El poeta lo había anunciado sin saber realmente de qué tiempo venía la anunciación. El tiempo que habían inventado los humanos era seco, poco ilustrativo y su función principal era recordar. El tiempo del poeta, en cambio, silbaba con una cadencia propicia al baile, y boom en un pie y zas con el otro, se deslizaba hasta toparse con una palabra nueva. Era cruel ese instante pero como podía correr por las praderas disminuía su nivel; el tiempo aquél se notaba por el aire que hacía crecer a los niños. En el pueblo más cercano se decía que los hijos de la Mari se habían refugiado en el bosque para evitar ser capturados. Ya tenían la edad de la guerra y de la libertad, sabían subyugar a los animales e incluso a las plantas para que se abriesen al paso del joven virgen que todo lo desea.
La frase que más se repetía entre los conciudadanos era: van a venir por nosotros.
Cada uno tenía la razón de sus temores, los niños grandes, como los llamaban, se iban multiplicando.
En la casa del Paco, eran los primeros en haber tomado medidas, había rodeado la casa de metralletas. Sí, se corría la voz de las metralletas y con los ojos palpitando explicaban que su castidad, la de Paco y su mujer, les habían privado de descendencia.
Hablaron con la policía. Siempre un agente del orden puede tener una idea para pensar el fenómeno. En fin, el alcalde se ocupaba de describir el fenómeno, en la farmacia buscaban los orígenes y habían cerrado prontamente todas las iglesias.
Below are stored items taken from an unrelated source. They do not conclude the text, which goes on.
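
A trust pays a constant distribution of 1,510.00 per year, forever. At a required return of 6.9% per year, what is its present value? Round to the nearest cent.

Level perpetuity: PV = C / r = 1,510.00 / 0.069 = 21,884.06

21884.06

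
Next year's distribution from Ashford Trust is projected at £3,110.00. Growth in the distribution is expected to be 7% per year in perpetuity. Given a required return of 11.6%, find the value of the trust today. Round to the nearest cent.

Growing perpetuity: P = D₁ / (r − g) = £3,110.0000 / (0.116 − 0.07) = £67,608.70

£67608.70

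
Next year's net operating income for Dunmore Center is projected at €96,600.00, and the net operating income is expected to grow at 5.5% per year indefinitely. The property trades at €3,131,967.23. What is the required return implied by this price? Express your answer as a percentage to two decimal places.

8.58%

P = D₁/(r − g) ⇒ r = D₁/P + g = €96,600.0000/€3,131,967.23 + 0.055 = 0.030843 + 0.055 = 0.085843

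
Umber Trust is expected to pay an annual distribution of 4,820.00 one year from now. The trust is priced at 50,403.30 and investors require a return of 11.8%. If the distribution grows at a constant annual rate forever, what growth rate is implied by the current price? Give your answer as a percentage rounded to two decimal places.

P = D₁/(r−g) ⇒ g = r − D₁/P = 0.118 − 4,820.00/50,403.30 = 0.022371

2.24%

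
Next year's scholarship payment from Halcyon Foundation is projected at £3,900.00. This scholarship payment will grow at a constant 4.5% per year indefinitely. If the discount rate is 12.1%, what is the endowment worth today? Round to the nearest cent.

Growing perpetuity: P = D₁ / (r − g) = £3,900.0000 / (0.121 − 0.045) = £51,315.79

£51315.79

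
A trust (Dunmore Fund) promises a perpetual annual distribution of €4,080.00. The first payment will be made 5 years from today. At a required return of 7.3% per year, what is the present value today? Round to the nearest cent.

€42163.67

Value at end of year 4: C / r = €4,080.00 / 0.073 = €55,890.4110
Discount to today: PV = €55,890.4110 / (1 + 0.073)^4 = €55,890.4110 / 1.325558 = €42,163.67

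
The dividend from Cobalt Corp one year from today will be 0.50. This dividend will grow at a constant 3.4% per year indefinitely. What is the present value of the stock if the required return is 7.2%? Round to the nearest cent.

13.16

Growing perpetuity: P = D₁ / (r − g) = 0.5000 / (0.072 − 0.034) = 13.16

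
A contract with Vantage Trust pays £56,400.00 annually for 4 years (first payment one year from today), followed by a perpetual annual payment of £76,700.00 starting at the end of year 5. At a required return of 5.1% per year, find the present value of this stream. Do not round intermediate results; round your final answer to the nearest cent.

£1432105.67

PV of 4-year annuity: £56,400.00 × [1 − (1+0.051)^−4] / 0.051 = 199527.91882
Perpetuity value at year 4: £76,700.00 / 0.051 = 1503921.56863
PV of perpetuity: 1503921.56863 / (1+0.051)^4 = 1232577.74995
Total PV = 199527.91882 + 1232577.74995 = 1432105.66877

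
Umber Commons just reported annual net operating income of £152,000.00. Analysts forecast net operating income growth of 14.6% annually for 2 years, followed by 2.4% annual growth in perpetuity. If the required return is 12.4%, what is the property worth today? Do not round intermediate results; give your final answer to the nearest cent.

D_1 = 174192.00000
D_2 = 199624.03200
Terminal value at year 2: TV = D_2×(1+g_2)/(r−g_2) = 204415.00877/0.1 = 2044150.08768
P_0 = D_1/(1+r)^1 + D_2/(1+r)^2 + TV/(1+r)^2
    = 154975.08897 + 158008.40921 + 1618006.11036 = 1930989.60854

£1930989.61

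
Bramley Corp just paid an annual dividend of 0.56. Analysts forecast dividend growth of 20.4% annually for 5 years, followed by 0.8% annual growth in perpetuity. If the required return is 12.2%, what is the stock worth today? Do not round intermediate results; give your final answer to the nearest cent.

D_1 = 0.67424
D_2 = 0.81178
D_3 = 0.97739
D_4 = 1.17678
D_5 = 1.41684
Terminal value at year 5: TV = D_5×(1+g_2)/(r−g_2) = 1.42817/0.114 = 12.52784
P_0 = D_1/(1+r)^1 + D_2/(1+r)^2 + D_3/(1+r)^3 + D_4/(1+r)^4 + D_5/(1+r)^5 + TV/(1+r)^5
    = 0.60093 + 0.64484 + 0.69197 + 0.74254 + 0.79681 + 7.04550 = 10.52260

10.52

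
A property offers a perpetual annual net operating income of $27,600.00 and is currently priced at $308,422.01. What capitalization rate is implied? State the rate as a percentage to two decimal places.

P = C/r ⇒ r = C/P = $27,600.00/$308,422.01 = 0.089488

8.95%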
Las riquezas aglutinadas en esos santuarios debían ser protegidas, tenían superiores que no tolerarían la afrenta.
Cada uno se concentraba en su temor a ver si le podía encontrar una solución. Al multiplicarse los niños grandes, se multiplicaban los temores, claro, pero no se comprendía del todo por qué Paco seguía siendo el único con su arsenal de defensa.
Creían que su amor había sido bueno, que algún que otro cuidado habían dado, y los sacrificios ¿de quién y para quién?
Pero dudaban de su amor y temían. Temían como los guardaespaldas cuando dudan.
Los niños grandes se organizaban no para desplegar un ataque a la antigua sino para pensar qué harían si el crecimiento no se detenía. Ellos veían largo y tendido los instrumentos para el desarrollo. Como habían amaestrado las fuerzas naturales, a la lluvia por ejemplo, le pedían que fuera voluntad de riego, se habían hecho potencialmente históricos.

Nunca más se volvieron a ver. Los niños grandes habían emprendido tantos proyectos como ilusiones, así pudieron vivir 200 años. Los que los habían engendrado murieron de temor, enfermedad producida por la confusión de los periódicos.